Published On: Dec 07 2011 10:34:44 AM CST
Updated On: Jan 08 2013 08:45:28 AM CST
football close-up laces

A lot of things have changed since the first Super Bowl was played back in January 1967. Pictured is Bart Starr, quarterback of the Green Packers, winners of the first Big Game.

Eight new teams have been added to the NFL since then, and some of the cities teams play in have changed (for example, the Oakland Raiders moved to Los Angeles, then back to Oakland).

If you wanted to get into the first Super Bowl, you could probably get tickets for less than $10.

Flash forward more than 40 years, and you'll find that the cheapest tickets to recent Super Bowls have face values of closer to $700. Actual prices paid for tickets can be thousands of dollars.

Of course, if you'd been buying a ticket to the first Super Bowl, no one would have known what you were talking about. The first Super Bowl was actually called the "AFL-NFL World Championship Game" and was played between the winner of the AFL and NFL -- two competing football leagues.

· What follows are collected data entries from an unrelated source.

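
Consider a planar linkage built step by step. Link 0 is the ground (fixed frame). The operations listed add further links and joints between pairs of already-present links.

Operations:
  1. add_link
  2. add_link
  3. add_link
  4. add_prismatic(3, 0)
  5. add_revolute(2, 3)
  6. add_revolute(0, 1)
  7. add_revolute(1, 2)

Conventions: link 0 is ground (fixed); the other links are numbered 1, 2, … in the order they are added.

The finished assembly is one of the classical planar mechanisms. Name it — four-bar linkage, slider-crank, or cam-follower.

links: 4 (incl. ground); joints: 3 revolute, 1 prismatic, 0 higher (cam) pair, forming one closed loop
4 links, 3 revolutes + 1 prismatic in one loop → slider-crank

slider-crank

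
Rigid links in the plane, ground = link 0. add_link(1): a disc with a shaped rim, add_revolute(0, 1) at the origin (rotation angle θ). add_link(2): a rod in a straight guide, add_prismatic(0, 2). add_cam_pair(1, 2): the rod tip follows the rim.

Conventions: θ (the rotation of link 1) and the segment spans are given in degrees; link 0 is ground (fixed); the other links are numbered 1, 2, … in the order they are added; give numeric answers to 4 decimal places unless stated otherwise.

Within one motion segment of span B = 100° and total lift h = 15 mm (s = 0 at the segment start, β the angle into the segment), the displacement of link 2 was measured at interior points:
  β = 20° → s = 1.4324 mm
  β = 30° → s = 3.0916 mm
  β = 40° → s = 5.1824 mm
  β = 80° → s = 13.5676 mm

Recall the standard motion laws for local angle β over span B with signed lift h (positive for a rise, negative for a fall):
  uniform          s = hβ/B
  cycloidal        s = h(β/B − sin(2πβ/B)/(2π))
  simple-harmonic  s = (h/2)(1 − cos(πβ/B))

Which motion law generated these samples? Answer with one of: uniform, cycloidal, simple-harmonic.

candidates at β/B = r: uniform s = h·r (linear in β); cycloidal s = h·(r − sin(2πr)/(2π)); simple-harmonic s = (h/2)(1 − cos(πr))
β=20°: printed 1.4324 | uniform 3.0000, cycloidal 0.7295, simple-harmonic 1.4324
β=30°: printed 3.0916 | uniform 4.5000, cycloidal 2.2295, simple-harmonic 3.0916
β=40°: printed 5.1824 | uniform 6.0000, cycloidal 4.5968, simple-harmonic 5.1824
β=80°: printed 13.5676 | uniform 12.0000, cycloidal 14.2705, simple-harmonic 13.5676
only one law matches every sample → simple-harmonic

simple-harmonic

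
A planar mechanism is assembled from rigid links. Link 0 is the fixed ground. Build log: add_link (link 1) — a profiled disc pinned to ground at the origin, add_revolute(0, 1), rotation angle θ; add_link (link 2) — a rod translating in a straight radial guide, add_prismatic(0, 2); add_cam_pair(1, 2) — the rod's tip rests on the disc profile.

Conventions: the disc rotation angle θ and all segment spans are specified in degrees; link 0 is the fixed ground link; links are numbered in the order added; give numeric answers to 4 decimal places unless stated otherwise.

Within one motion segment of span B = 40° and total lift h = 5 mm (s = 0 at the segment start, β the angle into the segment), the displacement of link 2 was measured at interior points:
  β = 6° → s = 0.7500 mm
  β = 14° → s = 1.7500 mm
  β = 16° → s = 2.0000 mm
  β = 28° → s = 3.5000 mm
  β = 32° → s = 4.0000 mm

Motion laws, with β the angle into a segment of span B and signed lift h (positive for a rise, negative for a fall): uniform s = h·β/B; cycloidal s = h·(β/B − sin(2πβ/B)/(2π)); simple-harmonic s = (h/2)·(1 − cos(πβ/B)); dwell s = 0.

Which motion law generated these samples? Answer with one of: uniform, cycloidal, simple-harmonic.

candidates at β/B = r: uniform s = h·r (linear in β); cycloidal s = h·(r − sin(2πr)/(2π)); simple-harmonic s = (h/2)(1 − cos(πr))
β=6°: printed 0.7500 | uniform 0.7500, cycloidal 0.1062, simple-harmonic 0.2725
β=14°: printed 1.7500 | uniform 1.7500, cycloidal 1.1062, simple-harmonic 1.3650
β=16°: printed 2.0000 | uniform 2.0000, cycloidal 1.5323, simple-harmonic 1.7275
β=28°: printed 3.5000 | uniform 3.5000, cycloidal 4.2568, simple-harmonic 3.9695
β=32°: printed 4.0000 | uniform 4.0000, cycloidal 4.7568, simple-harmonic 4.5225
only one law matches every sample → uniform

uniform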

The game as it exists today (since 1970, actually) is the championship of the NFL, which is made up of the AFC and NFC (American Football Conference and National Football Conference).

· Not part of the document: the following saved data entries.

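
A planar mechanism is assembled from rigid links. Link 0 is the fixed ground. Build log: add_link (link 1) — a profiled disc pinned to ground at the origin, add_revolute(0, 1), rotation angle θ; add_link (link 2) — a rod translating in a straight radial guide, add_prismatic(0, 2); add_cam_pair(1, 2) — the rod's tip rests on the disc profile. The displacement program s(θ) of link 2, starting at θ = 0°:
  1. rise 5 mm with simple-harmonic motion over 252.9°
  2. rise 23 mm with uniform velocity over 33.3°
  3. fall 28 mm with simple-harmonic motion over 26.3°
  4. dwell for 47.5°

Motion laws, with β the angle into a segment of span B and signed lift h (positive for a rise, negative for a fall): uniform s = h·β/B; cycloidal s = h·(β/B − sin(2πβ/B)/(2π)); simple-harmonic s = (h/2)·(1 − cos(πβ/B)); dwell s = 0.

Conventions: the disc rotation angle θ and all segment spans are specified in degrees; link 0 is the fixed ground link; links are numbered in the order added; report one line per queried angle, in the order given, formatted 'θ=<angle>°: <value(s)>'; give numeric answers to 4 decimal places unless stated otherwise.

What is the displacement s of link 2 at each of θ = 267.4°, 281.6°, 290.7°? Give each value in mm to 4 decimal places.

seg 1 [0°–252.9°] simple-harmonic, h=5: full span → s += 5 → s = 5.0000
seg 2 [252.9°–286.2°] uniform, h=23: θ=267.4° here. β=14.5, B=33.3. 23·14.5/33.3 = 10.0150 → s = 15.0150
seg 2 [252.9°–286.2°] uniform, h=23: θ=281.6° here. β=28.7, B=33.3. 23·28.7/33.3 = 19.8228 → s = 24.8228
seg 2 [252.9°–286.2°] uniform, h=23: full span → s += 23 → s = 28.0000
seg 3 [286.2°–312.5°] simple-harmonic, h=-28: θ=290.7° here. β=4.5, B=26.3. -28/2·(1 − cos(π·0.1711)) = -1.9744 → s = 26.0256

θ=267.4°: 15.0150
θ=281.6°: 24.8228
θ=290.7°: 26.0256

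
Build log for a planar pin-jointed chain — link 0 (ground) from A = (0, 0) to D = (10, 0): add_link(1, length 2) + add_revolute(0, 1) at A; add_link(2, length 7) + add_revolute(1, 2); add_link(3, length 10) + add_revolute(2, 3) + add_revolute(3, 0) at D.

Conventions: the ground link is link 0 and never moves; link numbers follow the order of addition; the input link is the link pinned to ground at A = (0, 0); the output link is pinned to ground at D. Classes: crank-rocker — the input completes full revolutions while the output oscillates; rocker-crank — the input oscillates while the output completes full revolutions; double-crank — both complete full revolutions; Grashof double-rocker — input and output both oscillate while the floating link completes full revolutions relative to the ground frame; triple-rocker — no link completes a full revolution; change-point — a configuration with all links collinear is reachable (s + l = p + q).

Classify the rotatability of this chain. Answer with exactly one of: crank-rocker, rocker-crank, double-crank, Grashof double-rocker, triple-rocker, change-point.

lengths: ground=10, input=2, coupler=7, output=10
sorted: s=2 (shortest), l=10 (longest), p+q=17
s + l = 12 vs p + q = 17
s + l < p + q (Grashof) with shortest = input link → crank-rocker

crank-rocker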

If you were watching that first Super Bowl live from the Los Angeles Memorial Coliseum, you would have been treated to a halftime show featuring the marching bands from the University of Arizona and the University of Michigan.

A recent Super Bowl featured entertainment from rock supergroup The Who.

If you watched the first Super Bowl on television, you would have been treated to a football game, and not a lot else.

Recent Super Bowls have featured something else: advertising. Commercials have become almost as important as the actual football game itself, and it is estimated that one out of every 12 people watching the Super Bowl do so because of the commercials.

Salaries also are vastly different now. In the 1960s, when the first Super Bowl occurred, quarterback Joe Namath of the New York Jets signed a then-record contract worth more than $400,000, according to Sports Illustrated.